Questi i dati principali che emergono dalle ricerca del Centro studi di Unimpresa sull’andamento delle riserve delle famiglie e delle imprese italiane, secondo la quale, in totale, negli ultimi 12 mesi nei conti correnti sono stati accumulati 74 miliardi in più rispetto all’anno precedente. Nel dettaglio, dice il rapporto, le famiglie non spendono e hanno lasciato in banca 26,1 miliardi in un anno (+2,77%), così anche le aziende i cui fondi sono cresciuti di circa 20 miliardi (+7,95%), e di oltre 4 miliardi invece le imprese familiari (+7%).
“Da diversi anni registriamo questo preoccupante andamento dei depositi bancari. A frenare consumi, investimenti e credito sono rispettivamente la paura di nuove tasse e l’assenza di certezze sul futuro, nell’ultimo periodo si è aggiunta anche qualche preoccupazione sul fronte politico per l’instabilità del governo”.
Così il presidente di Unimpresa, Giovanna Ferrara. Questi dati arrivano mentre la Consob mette in luce come le scelte di investimento degli italiani sono ancora segnate da una scarsa conoscenza dei concetti base della finanza.

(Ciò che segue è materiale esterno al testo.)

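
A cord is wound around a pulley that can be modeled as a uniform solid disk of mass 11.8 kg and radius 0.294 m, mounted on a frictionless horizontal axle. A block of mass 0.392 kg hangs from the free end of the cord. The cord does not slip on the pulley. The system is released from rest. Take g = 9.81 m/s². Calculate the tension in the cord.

T ≈ 3.61 N

I = ½MR² = (1/2)(11.8)(0.294)² = 0.5100 kg·m².
Block: mg − T = ma. Pulley: TR = Iα. No-slip: a = αR, so T = (I/R²)a = 5.900·a.
Then mg = (m + 5.900)a, so a = (0.392)(9.81)/(0.392 + 5.900) = 0.6112 m/s².
T = 5.900·a = 3.606 N.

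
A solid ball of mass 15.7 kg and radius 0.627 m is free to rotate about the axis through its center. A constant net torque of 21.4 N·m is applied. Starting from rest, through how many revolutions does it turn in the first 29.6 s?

I = (2/5)MR² = (2/5)(15.7)(0.627)² = 2.469 kg·m².
α = τ/I = 21.4/2.469 = 8.668 rad/s².
θ = ½αt² = ½(8.668)(29.6)² = 3797 rad.
Revolutions = θ/(2π) = 604.4.

≈ 604 revolutions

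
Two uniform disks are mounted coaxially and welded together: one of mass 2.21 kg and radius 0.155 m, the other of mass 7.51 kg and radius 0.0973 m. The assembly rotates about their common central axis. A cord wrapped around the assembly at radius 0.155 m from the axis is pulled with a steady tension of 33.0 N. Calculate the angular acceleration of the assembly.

α ≈ 82.4 rad/s²

I = ½M₁R₁² + ½M₂R₂² = ½(2.21)(0.155)² + ½(7.51)(0.0973)² = 0.06210 kg·m².
τ = F r = (33.0)(0.155) = 5.115 N·m.
α = τ/I = 5.115/0.06210 = 82.37 rad/s².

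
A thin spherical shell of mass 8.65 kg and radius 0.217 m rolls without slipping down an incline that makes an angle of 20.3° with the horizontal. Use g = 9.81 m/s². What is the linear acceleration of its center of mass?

Translation along the incline: Mg sinθ − f = Ma.
Rotation about the center: fR = Iα with I = (2/3)MR². No-slip gives a = αR, so f = (I/R²)a = (2/3)M a.
Substituting: Mg sinθ = (1 + 0.6667)Ma, so a = g sinθ/(1 + 0.6667) = (9.81) sin 20.3° / 1.667 = 2.042 m/s².

a ≈ 2.04 m/s²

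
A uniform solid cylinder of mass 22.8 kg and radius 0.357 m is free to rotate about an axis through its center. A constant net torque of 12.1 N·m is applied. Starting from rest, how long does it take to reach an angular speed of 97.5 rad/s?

I = ½MR² = (1/2)(22.8)(0.357)² = 1.453 kg·m².
α = τ/I = 12.1/1.453 = 8.328 rad/s².
ω = αt ⇒ t = ω/α = 97.5/8.328 = 11.71 s.

t ≈ 11.7 s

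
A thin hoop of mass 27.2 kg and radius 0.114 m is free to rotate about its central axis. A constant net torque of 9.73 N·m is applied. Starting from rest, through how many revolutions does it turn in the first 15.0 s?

I = MR² = (27.2)(0.114)² = 0.3535 kg·m².
α = τ/I = 9.73/0.3535 = 27.53 rad/s².
θ = ½αt² = ½(27.53)(15.0)² = 3097 rad.
Revolutions = θ/(2π) = 492.8.

≈ 493 revolutions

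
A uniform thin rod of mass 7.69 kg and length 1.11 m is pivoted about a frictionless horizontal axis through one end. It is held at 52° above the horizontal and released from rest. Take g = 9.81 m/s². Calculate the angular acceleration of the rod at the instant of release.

α ≈ 8.16 rad/s²

About the pivot, I = (1/3)ML² = (1/3)(7.69)(1.11)² = 3.158 kg·m².
The weight acts at the center, a distance L/2 = 0.5550 m from the pivot; τ = Mg(L/2) cos 52° = 25.78 N·m.
α = τ/I = 25.78/3.158 = 8.162 rad/s².
(Equivalently α = (3g/(2L)) cos 52° = 8.162 rad/s².)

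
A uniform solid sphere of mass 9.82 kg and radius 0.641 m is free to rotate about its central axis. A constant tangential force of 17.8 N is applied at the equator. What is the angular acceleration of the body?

α ≈ 7.07 rad/s²

I = (2/5)MR² = (2/5)(9.82)(0.641)² = 1.614 kg·m².
τ = F R = (17.8)(0.641) = 11.41 N·m.
Newton's second law for rotation, τ = Iα, gives α = τ/I = 11.41/1.614 = 7.070 rad/s².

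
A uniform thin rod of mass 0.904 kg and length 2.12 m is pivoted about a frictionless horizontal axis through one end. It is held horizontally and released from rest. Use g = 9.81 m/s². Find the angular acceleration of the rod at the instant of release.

About the pivot, I = (1/3)ML² = (1/3)(0.904)(2.12)² = 1.354 kg·m².
The weight acts at the center, a distance L/2 = 1.060 m from the pivot; τ = Mg(L/2) = 9.400 N·m.
α = τ/I = 9.400/1.354 = 6.941 rad/s².

α ≈ 6.94 rad/s²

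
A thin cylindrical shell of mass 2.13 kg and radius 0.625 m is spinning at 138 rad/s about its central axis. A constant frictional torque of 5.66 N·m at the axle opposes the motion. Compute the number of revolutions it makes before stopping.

I = MR² = (2.13)(0.625)² = 0.8320 kg·m².
The net torque has magnitude 5.66 N·m, opposing ω.
|α| = τ/I = 5.660/0.8320 = 6.803 rad/s² (deceleration).
ω² = ω₀² − 2|α|θ with ω = 0 ⇒ θ = ω₀²/(2|α|) = 1400 rad = 222.8 rev.

≈ 223 revolutions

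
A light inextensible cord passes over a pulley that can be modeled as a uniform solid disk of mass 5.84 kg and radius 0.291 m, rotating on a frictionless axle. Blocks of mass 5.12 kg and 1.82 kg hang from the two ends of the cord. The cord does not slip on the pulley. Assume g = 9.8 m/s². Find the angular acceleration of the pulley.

α ≈ 11.3 rad/s²

I = ½MR² = (1/2)(5.84)(0.291)² = 0.2473 kg·m².
Heavier block: m₁g − T₁ = m₁a. Lighter block: T₂ − m₂g = m₂a.
Pulley: (T₁ − T₂)R = Iα = I(a/R), so T₁ − T₂ = (I/R²)a = (1/2)M_p a = 2.920·a.
Adding the three: (m₁ − m₂)g = (m₁ + m₂ + 2.920)a, so a = (5.12 − 1.82)(9.8)/(5.12 + 1.82 + 2.920) = 3.280 m/s².
α = a/R = 3.280/0.291 = 11.27 rad/s².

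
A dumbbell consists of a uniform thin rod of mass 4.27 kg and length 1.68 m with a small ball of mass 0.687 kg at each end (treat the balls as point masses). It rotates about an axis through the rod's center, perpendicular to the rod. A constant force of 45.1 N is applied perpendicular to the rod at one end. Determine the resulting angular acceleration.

α ≈ 19.2 rad/s²

I_rod = (1/12)ML² = (1/12)(4.27)(1.68)² = 1.004 kg·m².
I_balls = 2·m·(L/2)² = 2(0.687)(0.8400)² = 0.9695 kg·m².
Total I = 1.974 kg·m².
τ = F·(L/2) = (45.1)(0.840) = 37.88 N·m.
α = τ/I = 37.88/1.974 = 19.19 rad/s².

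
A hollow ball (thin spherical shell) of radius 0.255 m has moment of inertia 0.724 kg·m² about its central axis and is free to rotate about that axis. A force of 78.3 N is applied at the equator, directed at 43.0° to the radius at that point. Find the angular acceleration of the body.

α ≈ 18.8 rad/s²

Only the tangential component produces torque: τ = F R sinθ = (78.3)(0.255) sin 43.0° = 13.62 N·m.
From τ = Iα: α = 13.62/0.7240 = 18.81 rad/s².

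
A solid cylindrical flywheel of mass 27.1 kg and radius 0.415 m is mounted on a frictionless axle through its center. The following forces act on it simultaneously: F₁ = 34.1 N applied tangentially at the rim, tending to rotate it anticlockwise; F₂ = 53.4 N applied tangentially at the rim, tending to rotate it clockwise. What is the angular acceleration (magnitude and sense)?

I = ½MR² = (1/2)(27.1)(0.415)² = 2.334 kg·m².
Taking anticlockwise as positive: τ₁ = +(34.1)(0.415) = +14.15 N·m; τ₂ = −(53.4)(0.415) = −22.16 N·m.
Net torque τ = -8.009 N·m.
α = τ/I = -8.009/2.334 = -3.432 rad/s².

α ≈ 3.43 rad/s², clockwise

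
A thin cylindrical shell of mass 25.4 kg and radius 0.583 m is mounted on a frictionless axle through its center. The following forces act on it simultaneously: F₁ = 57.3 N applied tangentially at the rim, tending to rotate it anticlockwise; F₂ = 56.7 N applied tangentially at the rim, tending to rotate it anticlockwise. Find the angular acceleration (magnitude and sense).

α ≈ 7.70 rad/s², anticlockwise

I = MR² = (25.4)(0.583)² = 8.633 kg·m².
Taking anticlockwise as positive: τ₁ = +(57.3)(0.583) = +33.41 N·m; τ₂ = +(56.7)(0.583) = +33.06 N·m.
Net torque τ = 66.46 N·m.
α = τ/I = 66.46/8.633 = 7.698 rad/s².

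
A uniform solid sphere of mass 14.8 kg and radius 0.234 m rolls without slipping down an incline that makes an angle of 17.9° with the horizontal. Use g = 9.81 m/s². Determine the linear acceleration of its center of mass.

a ≈ 2.15 m/s²

Translation along the incline: Mg sinθ − f = Ma.
Rotation about the center: fR = Iα with I = (2/5)MR². No-slip gives a = αR, so f = (I/R²)a = (2/5)M a.
Substituting: Mg sinθ = (1 + 0.4000)Ma, so a = g sinθ/(1 + 0.4000) = (9.81) sin 17.9° / 1.400 = 2.154 m/s².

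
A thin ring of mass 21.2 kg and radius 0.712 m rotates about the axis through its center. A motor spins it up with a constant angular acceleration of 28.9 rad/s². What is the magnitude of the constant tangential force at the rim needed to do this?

I = MR² = (21.2)(0.712)² = 10.75 kg·m².
The required torque is τ = Iα = (10.75)(28.90) = 310.6 N·m.
A tangential force at the rim gives τ = FR, so F = τ/R = 310.6/0.712 = 436.2 N.

F ≈ 436 N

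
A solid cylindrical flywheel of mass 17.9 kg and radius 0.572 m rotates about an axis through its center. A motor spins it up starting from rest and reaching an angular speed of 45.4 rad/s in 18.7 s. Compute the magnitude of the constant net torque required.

τ ≈ 7.11 N·m

I = ½MR² = (1/2)(17.9)(0.572)² = 2.928 kg·m².
α = Δω/Δt = (45.4 − 0)/18.7 = 2.428 rad/s².
τ = Iα = (2.928)(2.428) = 7.109 N·m.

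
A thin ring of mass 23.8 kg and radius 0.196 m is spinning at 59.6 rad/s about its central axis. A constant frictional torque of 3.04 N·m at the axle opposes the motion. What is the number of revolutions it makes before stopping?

≈ 85.0 revolutions

I = MR² = (23.8)(0.196)² = 0.9143 kg·m².
The net torque has magnitude 3.04 N·m, opposing ω.
|α| = τ/I = 3.040/0.9143 = 3.325 rad/s² (deceleration).
ω² = ω₀² − 2|α|θ with ω = 0 ⇒ θ = ω₀²/(2|α|) = 534.2 rad = 85.02 rev.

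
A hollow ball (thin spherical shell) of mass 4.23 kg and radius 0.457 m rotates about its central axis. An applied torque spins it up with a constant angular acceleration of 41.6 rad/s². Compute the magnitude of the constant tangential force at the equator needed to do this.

I = (2/3)MR² = (2/3)(4.23)(0.457)² = 0.5890 kg·m².
The required torque is τ = Iα = (0.5890)(41.60) = 24.50 N·m.
A tangential force at the equator gives τ = FR, so F = τ/R = 24.50/0.457 = 53.61 N.

F ≈ 53.6 N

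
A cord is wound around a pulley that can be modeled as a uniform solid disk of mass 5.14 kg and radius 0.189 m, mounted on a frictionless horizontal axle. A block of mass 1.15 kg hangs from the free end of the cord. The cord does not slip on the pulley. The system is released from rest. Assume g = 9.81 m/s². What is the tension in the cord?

T ≈ 7.79 N

I = ½MR² = (1/2)(5.14)(0.189)² = 0.09180 kg·m².
Block: mg − T = ma. Pulley: TR = Iα. No-slip: a = αR, so T = (I/R²)a = 2.570·a.
Then mg = (m + 2.570)a, so a = (1.15)(9.81)/(1.15 + 2.570) = 3.033 m/s².
T = 2.570·a = 7.794 N.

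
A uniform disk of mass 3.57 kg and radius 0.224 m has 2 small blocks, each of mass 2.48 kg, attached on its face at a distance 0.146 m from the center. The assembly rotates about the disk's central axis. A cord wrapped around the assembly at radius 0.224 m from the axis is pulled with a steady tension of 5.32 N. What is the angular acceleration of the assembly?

I_disk = ½MR² = ½(3.57)(0.224)² = 0.08956 kg·m².
I_blocks = 2·m·r² = 2(2.48)(0.146)² = 0.1057 kg·m².
Total I = 0.1953 kg·m².
τ = F r = (5.32)(0.224) = 1.192 N·m.
α = τ/I = 1.192/0.1953 = 6.102 rad/s².

α ≈ 6.10 rad/s²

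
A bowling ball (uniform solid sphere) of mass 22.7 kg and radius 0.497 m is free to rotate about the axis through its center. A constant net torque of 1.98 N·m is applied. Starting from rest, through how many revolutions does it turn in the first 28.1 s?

I = (2/5)MR² = (2/5)(22.7)(0.497)² = 2.243 kg·m².
α = τ/I = 1.98/2.243 = 0.8828 rad/s².
θ = ½αt² = ½(0.8828)(28.1)² = 348.5 rad.
Revolutions = θ/(2π) = 55.47.

≈ 55.5 revolutions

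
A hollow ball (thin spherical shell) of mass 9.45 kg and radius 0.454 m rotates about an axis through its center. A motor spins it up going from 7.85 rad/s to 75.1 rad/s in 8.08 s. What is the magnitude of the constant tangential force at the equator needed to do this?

I = (2/3)MR² = (2/3)(9.45)(0.454)² = 1.299 kg·m².
α = Δω/Δt = (75.1 − 7.85)/8.08 = 8.323 rad/s².
The required torque is τ = Iα = (1.299)(8.323) = 10.81 N·m.
A tangential force at the equator gives τ = FR, so F = τ/R = 10.81/0.454 = 23.81 N.

F ≈ 23.8 N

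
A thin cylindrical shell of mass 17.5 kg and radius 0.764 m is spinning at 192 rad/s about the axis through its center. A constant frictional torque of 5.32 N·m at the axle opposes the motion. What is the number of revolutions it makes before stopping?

I = MR² = (17.5)(0.764)² = 10.21 kg·m².
The net torque has magnitude 5.32 N·m, opposing ω.
|α| = τ/I = 5.320/10.21 = 0.5208 rad/s² (deceleration).
ω² = ω₀² − 2|α|θ with ω = 0 ⇒ θ = ω₀²/(2|α|) = 35390 rad = 5633 rev.

≈ 5630 revolutions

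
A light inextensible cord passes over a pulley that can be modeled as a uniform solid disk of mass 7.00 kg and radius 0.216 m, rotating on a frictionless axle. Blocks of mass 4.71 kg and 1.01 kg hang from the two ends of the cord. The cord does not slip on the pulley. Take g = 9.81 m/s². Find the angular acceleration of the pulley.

α ≈ 18.2 rad/s²

I = ½MR² = (1/2)(7.00)(0.216)² = 0.1633 kg·m².
Heavier block: m₁g − T₁ = m₁a. Lighter block: T₂ − m₂g = m₂a.
Pulley: (T₁ − T₂)R = Iα = I(a/R), so T₁ − T₂ = (I/R²)a = (1/2)M_p a = 3.500·a.
Adding the three: (m₁ − m₂)g = (m₁ + m₂ + 3.500)a, so a = (4.71 − 1.01)(9.81)/(4.71 + 1.01 + 3.500) = 3.937 m/s².
α = a/R = 3.937/0.216 = 18.23 rad/s².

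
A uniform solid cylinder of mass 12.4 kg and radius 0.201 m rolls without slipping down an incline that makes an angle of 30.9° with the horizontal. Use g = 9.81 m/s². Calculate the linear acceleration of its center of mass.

Translation along the incline: Mg sinθ − f = Ma.
Rotation about the center: fR = Iα with I = ½MR². No-slip gives a = αR, so f = (I/R²)a = (1/2)M a.
Substituting: Mg sinθ = (1 + 0.5000)Ma, so a = g sinθ/(1 + 0.5000) = (9.81) sin 30.9° / 1.500 = 3.359 m/s².

a ≈ 3.36 m/s²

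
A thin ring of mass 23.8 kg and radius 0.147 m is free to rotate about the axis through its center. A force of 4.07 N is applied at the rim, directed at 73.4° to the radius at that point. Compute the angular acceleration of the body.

I = MR² = (23.8)(0.147)² = 0.5143 kg·m².
Only the tangential component produces torque: τ = F R sinθ = (4.07)(0.147) sin 73.4° = 0.5734 N·m.
From τ = Iα: α = 0.5734/0.5143 = 1.115 rad/s².

α ≈ 1.11 rad/s²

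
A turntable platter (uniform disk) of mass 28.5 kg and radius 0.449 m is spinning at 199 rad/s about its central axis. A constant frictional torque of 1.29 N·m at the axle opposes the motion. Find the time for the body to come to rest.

I = ½MR² = (1/2)(28.5)(0.449)² = 2.873 kg·m².
The net torque has magnitude 1.29 N·m, opposing ω.
|α| = τ/I = 1.290/2.873 = 0.4490 rad/s² (deceleration).
0 = ω₀ − |α|t ⇒ t = ω₀/|α| = 199/0.4490 = 443.2 s.

t ≈ 443 s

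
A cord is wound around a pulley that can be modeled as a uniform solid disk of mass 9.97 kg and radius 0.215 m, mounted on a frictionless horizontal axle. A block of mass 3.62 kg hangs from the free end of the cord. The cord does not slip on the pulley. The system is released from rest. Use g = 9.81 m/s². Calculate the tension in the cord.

T ≈ 20.6 N

I = ½MR² = (1/2)(9.97)(0.215)² = 0.2304 kg·m².
Block: mg − T = ma. Pulley: TR = Iα. No-slip: a = αR, so T = (I/R²)a = 4.985·a.
Then mg = (m + 4.985)a, so a = (3.62)(9.81)/(3.62 + 4.985) = 4.127 m/s².
T = 4.985·a = 20.57 N.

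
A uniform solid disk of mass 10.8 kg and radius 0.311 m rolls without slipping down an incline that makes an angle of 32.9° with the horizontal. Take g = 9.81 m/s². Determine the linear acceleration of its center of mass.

a ≈ 3.55 m/s²

Translation along the incline: Mg sinθ − f = Ma.
Rotation about the center: fR = Iα with I = ½MR². No-slip gives a = αR, so f = (I/R²)a = (1/2)M a.
Substituting: Mg sinθ = (1 + 0.5000)Ma, so a = g sinθ/(1 + 0.5000) = (9.81) sin 32.9° / 1.500 = 3.552 m/s².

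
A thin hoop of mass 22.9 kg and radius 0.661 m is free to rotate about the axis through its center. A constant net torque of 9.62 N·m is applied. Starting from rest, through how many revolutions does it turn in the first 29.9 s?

≈ 68.4 revolutions

I = MR² = (22.9)(0.661)² = 10.01 kg·m².
α = τ/I = 9.62/10.01 = 0.9615 rad/s².
θ = ½αt² = ½(0.9615)(29.9)² = 429.8 rad.
Revolutions = θ/(2π) = 68.40.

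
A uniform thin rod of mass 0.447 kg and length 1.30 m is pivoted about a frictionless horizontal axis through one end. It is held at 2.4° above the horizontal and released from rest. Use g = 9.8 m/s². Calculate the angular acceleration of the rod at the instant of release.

About the pivot, I = (1/3)ML² = (1/3)(0.447)(1.30)² = 0.2518 kg·m².
The weight acts at the center, a distance L/2 = 0.6500 m from the pivot; τ = Mg(L/2) cos 2.4° = 2.845 N·m.
α = τ/I = 2.845/0.2518 = 11.30 rad/s².

α ≈ 11.3 rad/s²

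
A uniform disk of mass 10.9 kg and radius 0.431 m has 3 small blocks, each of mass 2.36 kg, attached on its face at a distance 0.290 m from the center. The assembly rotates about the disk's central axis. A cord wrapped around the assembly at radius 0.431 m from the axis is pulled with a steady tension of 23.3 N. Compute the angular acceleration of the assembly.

I_disk = ½MR² = ½(10.9)(0.431)² = 1.012 kg·m².
I_blocks = 3·m·r² = 3(2.36)(0.290)² = 0.5954 kg·m².
Total I = 1.608 kg·m².
τ = F r = (23.3)(0.431) = 10.04 N·m.
α = τ/I = 10.04/1.608 = 6.246 rad/s².

α ≈ 6.25 rad/s²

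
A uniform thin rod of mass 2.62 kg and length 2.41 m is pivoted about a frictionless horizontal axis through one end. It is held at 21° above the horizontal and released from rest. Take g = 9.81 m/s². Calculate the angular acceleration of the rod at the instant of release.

About the pivot, I = (1/3)ML² = (1/3)(2.62)(2.41)² = 5.072 kg·m².
The weight acts at the center, a distance L/2 = 1.205 m from the pivot; τ = Mg(L/2) cos 21° = 28.91 N·m.
α = τ/I = 28.91/5.072 = 5.700 rad/s².

α ≈ 5.70 rad/s²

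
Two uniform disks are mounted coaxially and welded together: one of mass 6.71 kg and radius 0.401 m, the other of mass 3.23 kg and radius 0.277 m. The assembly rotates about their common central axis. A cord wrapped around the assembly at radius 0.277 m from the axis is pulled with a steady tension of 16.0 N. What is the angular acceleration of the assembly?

α ≈ 6.68 rad/s²

I = ½M₁R₁² + ½M₂R₂² = ½(6.71)(0.401)² + ½(3.23)(0.277)² = 0.6634 kg·m².
τ = F r = (16.0)(0.277) = 4.432 N·m.
α = τ/I = 4.432/0.6634 = 6.681 rad/s².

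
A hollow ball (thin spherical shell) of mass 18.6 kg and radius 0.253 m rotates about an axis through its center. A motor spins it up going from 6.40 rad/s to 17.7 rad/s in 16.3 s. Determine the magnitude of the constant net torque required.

I = (2/3)MR² = (2/3)(18.6)(0.253)² = 0.7937 kg·m².
α = Δω/Δt = (17.7 − 6.40)/16.3 = 0.6933 rad/s².
τ = Iα = (0.7937)(0.6933) = 0.5502 N·m.

τ ≈ 0.550 N·m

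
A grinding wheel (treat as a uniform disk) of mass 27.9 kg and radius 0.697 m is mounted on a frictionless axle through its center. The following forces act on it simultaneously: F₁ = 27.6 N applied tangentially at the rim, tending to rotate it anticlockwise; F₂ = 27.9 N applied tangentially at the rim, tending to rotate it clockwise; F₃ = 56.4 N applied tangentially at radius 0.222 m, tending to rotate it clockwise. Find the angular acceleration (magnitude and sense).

α ≈ 1.88 rad/s², clockwise

I = ½MR² = (1/2)(27.9)(0.697)² = 6.777 kg·m².
Taking anticlockwise as positive: τ₁ = +(27.6)(0.697) = +19.24 N·m; τ₂ = −(27.9)(0.697) = −19.45 N·m; τ₃ = −(56.4)(0.222) = −12.52 N·m.
Net torque τ = -12.73 N·m.
α = τ/I = -12.73/6.777 = -1.878 rad/s².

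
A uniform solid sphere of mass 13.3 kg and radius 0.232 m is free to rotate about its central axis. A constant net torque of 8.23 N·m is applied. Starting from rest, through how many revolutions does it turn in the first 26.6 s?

I = (2/5)MR² = (2/5)(13.3)(0.232)² = 0.2863 kg·m².
α = τ/I = 8.23/0.2863 = 28.74 rad/s².
θ = ½αt² = ½(28.74)(26.6)² = 10170 rad.
Revolutions = θ/(2π) = 1618.

≈ 1620 revolutions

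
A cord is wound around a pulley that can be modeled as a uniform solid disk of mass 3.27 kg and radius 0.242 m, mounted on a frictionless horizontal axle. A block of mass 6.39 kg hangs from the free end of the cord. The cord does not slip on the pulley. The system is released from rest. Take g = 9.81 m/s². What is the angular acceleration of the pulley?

I = ½MR² = (1/2)(3.27)(0.242)² = 0.09575 kg·m².
Block: mg − T = ma. Pulley: TR = Iα. No-slip: a = αR, so T = (I/R²)a = 1.635·a.
Then mg = (m + 1.635)a, so a = (6.39)(9.81)/(6.39 + 1.635) = 7.811 m/s².
α = a/R = 7.811/0.242 = 32.28 rad/s².

α ≈ 32.3 rad/s²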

Nel rapporto  sulle scelte di investimento delle famiglie italiane per il 2018, l’Autorithy  evidenzia che la ricchezza netta delle famiglie rimane stabile sui livelli del 2012 attestandosi a 9 volte il reddito disponibile, sopra la media Ue ma i risparmiatori italiani sono “affetti” da un cronico ritardo in termini di educazione finanziaria. Solo il 50% degli intervistati ha dichiarato di comprendere il significato di nozioni di base  come inflazione, relazione rischio/rendimento, diversificazione, mutui e interesse composto, mentre solo il 20%ha risposto correttamente su temi come relazione prezzo/tassi di interessi delle obbligazioni e rischiosità delle azioni. Solo il 20% degli intervistati infine manifesta la volontà di voler accrescere le proprie competenze, con una maggiore frequenza tra le donne.